Cruise from General Motors is likely to be punished for improper cooperation in the accident.
General Motors‘ Robotaxi Department Cruise faces potentially $1.5 million in fines and additional sanctions for failing to disclose details of an Oct. 2 accident in which a robotaxi dragged a pedestrian about twenty feet after it was hit by another vehicle, according to a California agency.
Separately, GM CEO Mary Barra said Monday that Cruise’s external safety review would last into the first quarter of 2024. The company is also examining Cruise’s dealings with regulators and first responders through external reviews. Barra emphasized transparency and urgency in this process.
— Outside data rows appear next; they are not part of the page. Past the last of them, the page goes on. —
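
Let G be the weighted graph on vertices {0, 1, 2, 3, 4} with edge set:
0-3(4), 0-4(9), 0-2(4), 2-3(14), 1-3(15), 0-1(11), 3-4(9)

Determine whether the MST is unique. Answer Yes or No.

No

Kruskal's algorithm — process edges by increasing weight (ties by edge label):
0-2 (4): add — endpoints in different components.
0-3 (4): add — endpoints in different components.
0-4 (9): add — endpoints in different components.
3-4 (9): skip — 3 and 4 already connected.
0-1 (11): add — endpoints in different components.
Non-tree edge 3-4 has weight 9, equal to the heaviest edge on its tree cycle — swapping gives another MST of the same weight. Not unique.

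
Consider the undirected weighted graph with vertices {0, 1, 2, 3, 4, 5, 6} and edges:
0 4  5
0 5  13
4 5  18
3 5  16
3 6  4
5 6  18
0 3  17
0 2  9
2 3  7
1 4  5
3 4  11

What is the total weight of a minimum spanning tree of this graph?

Grow the tree from 6 using Prim:
Step 1: frontier [3 6 4, 5 6 18] → take 3 6 (4); add 3.
Step 2: frontier [2 3 7, 3 4 11, 3 5 16, 0 3 17, 5 6 18] → take 2 3 (7); add 2.
Step 3: frontier [0 2 9, 3 4 11, 3 5 16, 0 3 17, 5 6 18] → take 0 2 (9); add 0.
Step 4: frontier [0 4 5, 0 5 13, 3 4 11, 3 5 16, 5 6 18] → take 0 4 (5); add 4.
Step 5: frontier [0 5 13, 3 5 16, 1 4 5, 4 5 18, 5 6 18] → take 1 4 (5); add 1.
Step 6: frontier [0 5 13, 3 5 16, 4 5 18, 5 6 18] → take 0 5 (13); add 5.
MST edges: 3 6, 2 3, 0 2, 0 4, 1 4, 0 5; total weight 4+7+9+5+5+13 = 43.

43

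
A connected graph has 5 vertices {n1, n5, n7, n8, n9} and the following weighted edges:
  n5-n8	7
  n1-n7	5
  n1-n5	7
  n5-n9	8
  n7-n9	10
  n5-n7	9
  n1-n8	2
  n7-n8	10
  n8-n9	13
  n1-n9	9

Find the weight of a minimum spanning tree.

22

Kruskal: consider edges lightest-first.
n1-n8 (2): add. Components now {n5} {n1,n8} {n7} {n9}
n1-n7 (5): add. Components now {n5} {n1,n7,n8} {n9}
n1-n5 (7): add. Components now {n1,n5,n7,n8} {n9}
n5-n8 (7): skip — n5 and n8 already connected.
n5-n9 (8): add. Components now {n1,n5,n7,n8,n9}
MST edges: n1-n8, n1-n7, n1-n5, n5-n9; total weight 2+5+7+8 = 22.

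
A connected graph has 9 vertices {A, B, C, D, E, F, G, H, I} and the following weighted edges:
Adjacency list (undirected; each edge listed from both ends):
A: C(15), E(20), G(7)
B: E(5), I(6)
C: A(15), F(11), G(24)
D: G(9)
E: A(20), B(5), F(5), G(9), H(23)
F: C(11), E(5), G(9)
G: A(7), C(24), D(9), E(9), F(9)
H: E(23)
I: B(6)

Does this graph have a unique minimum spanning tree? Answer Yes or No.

Kruskal: consider edges lightest-first.
B-E (5): add — endpoints in different components.
E-F (5): add — endpoints in different components.
B-I (6): add — endpoints in different components.
A-G (7): add — endpoints in different components.
D-G (9): add — endpoints in different components.
E-G (9): add — endpoints in different components.
F-G (9): skip — F and G already connected.
C-F (11): add — endpoints in different components.
A-C (15): skip — A and C already connected.
A-E (20): skip — A and E already connected.
E-H (23): add — endpoints in different components.
Non-tree edge F-G has weight 9, equal to the heaviest edge on its tree cycle — swapping gives another MST of the same weight. Not unique.

No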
Growing regulatory pressure could hamper GM and Cruise’s efforts to… California efforts to rebuild trust and resume operations after coming under fire for allegedly concealing information about the San Francisco accident.
Last month, Cruise suspended all driverless and monitored road trips in the U.S., expanded a safety review of its robotaxis, and CEO Kyle Vogt and Chief Product Officer Daniel Kan both resigned.
The California Public Utilities Commission (CPUC), in a document dated Friday, ordered Cruise to appear before a hearing on February 6, alleging that the company misled the commission by omission regarding the extent and seriousness of the accident. The order was made by a judge and a CPUC commissioner.
The CPUC said in its Friday decision that it took Cruise 15 days to provide a full report on the accident. This could result in a fine of up to $1.5 million.
Cruise’s troubles are also a setback for an industry that relies on public trust and cooperation with regulators. The company had announced ambitious plans in recent months to expand into more cities and provide fully autonomous taxi rides. GM had told investors that Cruise and its technology could generate $50 billion a year in sales by 2030.
GM has hired an outside law firm to conduct a review of cruise management’s handling of the Oct. 2 incident and response to regulators. Cruise also plans to relaunch in an unspecified city before expanding to others. GM must submit a statement of facts and arguments regarding the CPUC’s allegations, as well as any attachments, to the administrative law judge by December 18.